Finding the right information.
A key component to any governmental intelligence operation is the exploitation of a wide variety of structured and unstructured data, such as public and private documents, broadcast transcripts, e-mail, trade and scientific papers, and much more. This information comes from a variety of sources: human (HUMINT), communications monitoring (COMINT) and even “spy” satellites and other technology assets (IMINT). Searching this disparate set of formats and files for specific information in Arabic using Western-based search tools is fraught with drawbacks, inefficiencies, and errors. Most problematic is the technical differences between Arabic and Western languages; Arabic has no short vowels and utilizes rarely-used diacritics – signs that act as keys to pronunciation. In addition, our research indicates that over 60% of Arabic words have more than one meaning. The sheer richness and variety of Arabic makes it one of the world’s most difficult languages for comprehensive and effective searching and analysis.

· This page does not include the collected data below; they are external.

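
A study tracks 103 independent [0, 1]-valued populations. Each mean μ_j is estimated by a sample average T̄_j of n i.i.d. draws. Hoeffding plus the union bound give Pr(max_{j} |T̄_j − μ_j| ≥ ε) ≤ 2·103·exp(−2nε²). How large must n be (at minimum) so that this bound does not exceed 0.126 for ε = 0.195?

Need 2·103·exp(−2nε²) ≤ 0.126, i.e. exp(−2nε²) ≤ 0.126/206.
So 2nε² ≥ ln(206/0.126) = 7.399350.
Hence n ≥ 7.399350/(2·0.195²) = 97.296.
The smallest integer n is 98.

98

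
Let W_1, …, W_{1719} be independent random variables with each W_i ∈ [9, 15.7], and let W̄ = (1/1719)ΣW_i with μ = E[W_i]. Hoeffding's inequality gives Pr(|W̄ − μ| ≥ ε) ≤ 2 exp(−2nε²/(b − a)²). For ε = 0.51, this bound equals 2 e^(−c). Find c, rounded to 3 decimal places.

c = 2nε²/(b − a)² = 2·1719·0.51² / 6.7² = 19.9203.

19.920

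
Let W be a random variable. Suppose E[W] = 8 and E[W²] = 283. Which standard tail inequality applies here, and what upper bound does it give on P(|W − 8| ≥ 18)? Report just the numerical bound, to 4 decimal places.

0.6759

The first two moments determine the variance, so Chebyshev's inequality is the sharpest standard bound available.
Var(W) = E[W²] − (E[W])² = 283 − 64 = 219.
Chebyshev's inequality: P(|W − μ| ≥ t) ≤ Var(W)/t² = 219/324 = 0.6759.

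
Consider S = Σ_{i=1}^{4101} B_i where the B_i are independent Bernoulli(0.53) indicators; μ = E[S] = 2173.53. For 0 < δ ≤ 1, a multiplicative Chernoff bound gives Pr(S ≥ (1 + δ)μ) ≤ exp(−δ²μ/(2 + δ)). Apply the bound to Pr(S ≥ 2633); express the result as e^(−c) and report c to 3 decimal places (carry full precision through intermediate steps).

43.922

Write 2633 = (1 + δ)μ, so δ = 2633/2173.53 − 1 = 0.2113934…
Then the exponent is δ²μ/(2 + δ) = (2633 − μ)² / (μ·(2 + δ)) = 43.922056.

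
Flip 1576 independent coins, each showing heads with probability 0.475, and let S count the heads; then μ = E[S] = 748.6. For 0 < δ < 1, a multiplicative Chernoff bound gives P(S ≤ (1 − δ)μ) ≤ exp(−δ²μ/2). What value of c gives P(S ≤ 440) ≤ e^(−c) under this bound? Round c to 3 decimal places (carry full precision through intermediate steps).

63.608

Write 440 = (1 − δ)μ, so δ = 1 − 440/748.6 = 0.4122362…
Then the exponent is δ²μ/2 = (μ − 440)²/(2μ) = 63.608042.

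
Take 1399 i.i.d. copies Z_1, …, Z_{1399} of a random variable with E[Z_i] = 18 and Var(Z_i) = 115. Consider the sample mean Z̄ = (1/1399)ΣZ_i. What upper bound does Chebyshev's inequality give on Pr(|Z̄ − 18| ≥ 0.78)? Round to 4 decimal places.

0.1351

Var(Z̄) = Var(Z_i)/n = 115/1399 = 0.082202.
Chebyshev: Pr(|Z̄ − 18| ≥ 0.78) ≤ Var(Z̄)/(0.78)² = 115/(1399·0.78²) = 0.1351.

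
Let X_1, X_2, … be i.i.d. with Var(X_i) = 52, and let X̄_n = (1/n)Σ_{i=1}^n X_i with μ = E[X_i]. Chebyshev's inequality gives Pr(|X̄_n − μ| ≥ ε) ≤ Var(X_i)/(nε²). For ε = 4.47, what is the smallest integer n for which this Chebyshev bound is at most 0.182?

15

Require 52/(n·4.47²) ≤ 0.182, i.e. n ≥ 52/(0.182·4.47²) = 14.299.
The smallest integer n is 15.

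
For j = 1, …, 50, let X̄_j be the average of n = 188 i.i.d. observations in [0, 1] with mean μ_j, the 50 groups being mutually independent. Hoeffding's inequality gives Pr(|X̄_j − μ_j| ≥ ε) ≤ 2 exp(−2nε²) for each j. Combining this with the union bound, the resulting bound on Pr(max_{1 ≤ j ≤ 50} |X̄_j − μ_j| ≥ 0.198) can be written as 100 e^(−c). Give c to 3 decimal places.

Union bound over the 50 events: Pr(max_{1 ≤ j ≤ 50} |X̄_j − μ_j| ≥ 0.198) ≤ 50·2·exp(−2nε²) = 100 exp(−2·188·0.198²).
So c = 2·188·0.198² = 14.7407.

14.741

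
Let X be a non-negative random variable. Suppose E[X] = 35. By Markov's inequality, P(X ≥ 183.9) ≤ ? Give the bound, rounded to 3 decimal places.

Markov's inequality: for a non-negative random variable, P(X ≥ a) ≤ E[X]/a.
Here E[X] = 35 and a = 183.9, so the bound is 35/183.9 = 0.1903.

0.190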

More than any other organization in the world, the US intelligence community is awash in data, much of it still unanalyzed and even unprocessed. Part of the challenge is the quandary that comes from “not knowing what you don’t know”. In other words, intelligence professionals might not know what they’re looking for and consequently won’t ever find it. Often this involves relational context – the unanticipated alignment of people, places, and things. For intelligence agencies, this can mean the difference between missing the connection between suspects’ names, a foreign city, and a mode of transportation and uncovering and stopping a terrorist incident.

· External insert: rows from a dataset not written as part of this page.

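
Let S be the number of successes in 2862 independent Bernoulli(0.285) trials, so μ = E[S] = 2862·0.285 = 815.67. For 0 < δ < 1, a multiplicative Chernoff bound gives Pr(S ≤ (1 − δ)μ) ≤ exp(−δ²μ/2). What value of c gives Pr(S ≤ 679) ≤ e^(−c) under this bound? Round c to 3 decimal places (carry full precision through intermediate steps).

11.450

Write 679 = (1 − δ)μ, so δ = 1 − 679/815.67 = 0.1675555…
Then the exponent is δ²μ/2 = (μ − 679)²/(2μ) = 11.449906.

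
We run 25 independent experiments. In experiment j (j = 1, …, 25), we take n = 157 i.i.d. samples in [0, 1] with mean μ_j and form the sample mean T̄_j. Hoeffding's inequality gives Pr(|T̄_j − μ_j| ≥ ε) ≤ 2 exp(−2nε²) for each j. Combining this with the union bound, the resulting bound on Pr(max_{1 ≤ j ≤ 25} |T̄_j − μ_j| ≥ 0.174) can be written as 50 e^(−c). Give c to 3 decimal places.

9.507

Union bound over the 25 events: Pr(max_{1 ≤ j ≤ 25} |T̄_j − μ_j| ≥ 0.174) ≤ 25·2·exp(−2nε²) = 50 exp(−2·157·0.174²).
So c = 2·157·0.174² = 9.5067.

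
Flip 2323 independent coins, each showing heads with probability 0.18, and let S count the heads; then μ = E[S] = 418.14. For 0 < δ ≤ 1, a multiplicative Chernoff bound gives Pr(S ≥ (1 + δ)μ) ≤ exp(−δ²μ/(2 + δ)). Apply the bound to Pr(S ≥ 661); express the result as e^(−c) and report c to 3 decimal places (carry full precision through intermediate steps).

54.656

Write 661 = (1 + δ)μ, so δ = 661/418.14 − 1 = 0.5808103…
Then the exponent is δ²μ/(2 + δ) = (661 − μ)² / (μ·(2 + δ)) = 54.655540.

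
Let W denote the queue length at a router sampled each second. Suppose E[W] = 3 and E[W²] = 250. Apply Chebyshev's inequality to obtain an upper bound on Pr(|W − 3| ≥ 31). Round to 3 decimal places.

Var(W) = E[W²] − (E[W])² = 250 − 9 = 241.
Chebyshev's inequality: Pr(|W − μ| ≥ t) ≤ Var(W)/t² = 241/961 = 0.2508.

0.251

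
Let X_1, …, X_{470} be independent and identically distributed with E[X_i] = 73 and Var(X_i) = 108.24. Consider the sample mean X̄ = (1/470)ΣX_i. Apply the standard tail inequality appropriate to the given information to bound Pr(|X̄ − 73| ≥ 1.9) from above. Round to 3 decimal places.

With mean and variance of each term known, Chebyshev's inequality bounds the deviation of the sum (or sample mean).
Var(X̄) = Var(X_i)/n = 108.24/470 = 0.2303.
Chebyshev: Pr(|X̄ − 73| ≥ 1.9) ≤ Var(X̄)/(1.9)² = 108.24/(470·1.9²) = 0.0638.

0.064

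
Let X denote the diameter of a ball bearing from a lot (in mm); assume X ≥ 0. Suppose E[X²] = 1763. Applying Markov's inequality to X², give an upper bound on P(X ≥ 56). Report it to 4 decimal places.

Since X ≥ 0, the event {X ≥ 56} is the same as {X² ≥ 3136}.
Markov's inequality applied to X² gives P(X² ≥ 3136) ≤ E[X²]/3136 = 1763/3136 = 0.5622.

0.5622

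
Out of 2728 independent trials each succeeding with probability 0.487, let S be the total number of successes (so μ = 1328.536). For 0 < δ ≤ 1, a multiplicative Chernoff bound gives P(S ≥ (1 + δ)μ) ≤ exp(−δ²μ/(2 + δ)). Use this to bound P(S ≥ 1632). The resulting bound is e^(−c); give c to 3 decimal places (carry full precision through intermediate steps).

31.106

Write 1632 = (1 + δ)μ, so δ = 1632/1328.536 − 1 = 0.2284199…
Then the exponent is δ²μ/(2 + δ) = (1632 − μ)² / (μ·(2 + δ)) = 31.105989.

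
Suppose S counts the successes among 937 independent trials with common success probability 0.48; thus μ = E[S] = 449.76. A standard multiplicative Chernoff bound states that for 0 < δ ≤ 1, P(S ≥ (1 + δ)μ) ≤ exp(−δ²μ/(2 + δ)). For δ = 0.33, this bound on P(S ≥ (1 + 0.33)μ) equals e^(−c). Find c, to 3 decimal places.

c = δ²μ/(2 + δ) = 0.33²·449.76/(2 + 0.33) = 21.0210.

21.021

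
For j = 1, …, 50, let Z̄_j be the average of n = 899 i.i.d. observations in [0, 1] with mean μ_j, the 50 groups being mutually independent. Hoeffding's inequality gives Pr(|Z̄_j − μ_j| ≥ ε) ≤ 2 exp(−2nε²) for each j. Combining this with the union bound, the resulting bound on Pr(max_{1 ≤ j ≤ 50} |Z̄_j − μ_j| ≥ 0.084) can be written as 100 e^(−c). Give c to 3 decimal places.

12.687

Union bound over the 50 events: Pr(max_{1 ≤ j ≤ 50} |Z̄_j − μ_j| ≥ 0.084) ≤ 50·2·exp(−2nε²) = 100 exp(−2·899·0.084²).
So c = 2·899·0.084² = 12.6867.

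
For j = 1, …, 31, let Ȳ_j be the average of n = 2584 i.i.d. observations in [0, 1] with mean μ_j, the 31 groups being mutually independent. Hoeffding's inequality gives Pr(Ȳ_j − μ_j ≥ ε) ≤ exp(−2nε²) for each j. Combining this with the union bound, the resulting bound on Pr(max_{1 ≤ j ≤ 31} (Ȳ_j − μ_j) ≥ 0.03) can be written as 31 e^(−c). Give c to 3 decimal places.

4.651

Union bound over the 31 events: Pr(max_{1 ≤ j ≤ 31} (Ȳ_j − μ_j) ≥ 0.03) ≤ 31·exp(−2nε²) = 31 exp(−2·2584·0.03²).
So c = 2·2584·0.03² = 4.6512.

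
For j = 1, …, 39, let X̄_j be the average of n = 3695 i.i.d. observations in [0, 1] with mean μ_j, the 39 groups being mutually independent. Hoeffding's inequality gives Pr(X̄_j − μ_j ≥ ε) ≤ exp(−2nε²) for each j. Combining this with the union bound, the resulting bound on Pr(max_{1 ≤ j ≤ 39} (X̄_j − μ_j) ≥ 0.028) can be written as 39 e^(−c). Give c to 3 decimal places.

5.794

Union bound over the 39 events: Pr(max_{1 ≤ j ≤ 39} (X̄_j − μ_j) ≥ 0.028) ≤ 39·exp(−2nε²) = 39 exp(−2·3695·0.028²).
So c = 2·3695·0.028² = 5.7938.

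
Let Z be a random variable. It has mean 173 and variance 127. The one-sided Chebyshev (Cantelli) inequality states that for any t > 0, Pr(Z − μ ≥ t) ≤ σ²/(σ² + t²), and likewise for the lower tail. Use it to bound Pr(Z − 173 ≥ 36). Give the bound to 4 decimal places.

0.0892

Here σ² = 127 and t = 36, so σ² + t² = 1423.
Cantelli's bound: 127/1423 = 0.0892.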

This problem is compounded by the frequent multiple spellings of proper nouns – names in Arabic can have dozens of correct spellings and if an analyst is not finding them all, critical information can be missed. Conventional search applications are not enough – it requires an application with built-in “intelligence‘’ that “knows” key linguistic features so that it can uncover the right information, even if it wasn’t asked for. Not knowing the variations of someone’s name – or that variations even exist – could result in someone on a terrorist watch list getting into the country. For example, a Google search for the name “Ussama” yields 75,300 results. A search for the same name, but spelled “Osama” yields 16,400,000 results.
Extracting value from Arabic information
Data analysis and information extraction are two of the most powerful economic, diplomatic, and security tools available to governmental departments and agencies. Increasingly, the worldwide war on terror is becoming a war of information. COLTEC is a leading provider of Arabic language tools specifically designed to help government agencies process and manage documents, files, and transcripts to find relevant information, analyze context, and create valuable, indexed databases from massive quantities of structured and unstructured data.
With a growing shortage of trained, experienced Arabic translators and analysts available worldwide, our software fills a critical gap that enables governments to effectively monitor and act upon information in many of the world’s most active and important regions.
In response, governments are urgently looking for informatics solutions – technologies and processes for acquiring, managing, and analyzing huge amounts of information. The value and the risks are high – buried in mountains of data are the keys to discovering and preventing acts of terror, diplomatic events, and security crises. The difficulty of this task is made even greater by the global reach of information – much of what might be valuable to the viewer goes unrealized because it’s in a foreign language. And, increasingly, that language is one of the many dialects of Arabic, spoken by over 300 million people in over 20 countries.